On September 1, 1924, Kuhn made his only major league appearance, pitching for Cleveland against the St. Louis Browns in an away game played at Sportsman's Park. Kuhn entered the first game of a doubleheader in the bottom of the eighth inning, with the score tied, 8–8. Cleveland's prior pitcher, reliever Paul Fitzke, had allowed two runs in four innings of work, in what was also Fitzke's only major league appearance. The first batter that Kuhn faced, future hall of famer George Sisler, reached base on an infield single, and the next batter, left fielder Ken Williams, hit a home run. This was followed by a single, sacrifice bunt, single (scoring another run), fly out, and then a ground out to end the inning. Overall, in his one inning of work, Kuhn had faced seven batters and allowed three runs on four hits. As the Indians were unable to score in the top of the ninth inning, Kuhn was the losing pitcher for Cleveland.

It does not appear that Kuhn continued his professional baseball career beyond 1924, as in March 1925 he was back at Michigan Agricultural College, where he would be helping to mentor the team's pitchers. In 1926, he was pitching in a local Michigan league, against opponents such as a team from the Fisher Body company. In 1928, he took a job as a farms crop specialist in Marquette, Michigan; at that time, it was noted that he had been teaching agriculture for three years at the high school in St. Johns, Michigan. (Note: St. Johns, Michigan, is located approximately 20 mi north of East Lansing, Michigan, where Kuhn had attended college.)

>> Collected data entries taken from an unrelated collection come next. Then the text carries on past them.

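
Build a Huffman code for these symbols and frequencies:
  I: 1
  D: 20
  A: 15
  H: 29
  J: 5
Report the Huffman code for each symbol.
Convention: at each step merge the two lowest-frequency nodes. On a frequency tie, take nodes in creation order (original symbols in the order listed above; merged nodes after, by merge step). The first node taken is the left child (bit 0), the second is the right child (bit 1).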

Kuhn died in 1956 in Detroit, a week after undergoing surgery; he was interred in Lansing, Michigan. He had worked in agriculture since graduating from college, and had been a member of Michigan State's agricultural extension office since 1928. He had also spent two years doing research at the University of the Ryukyus in Japan. Kuhn was married and had one daughter.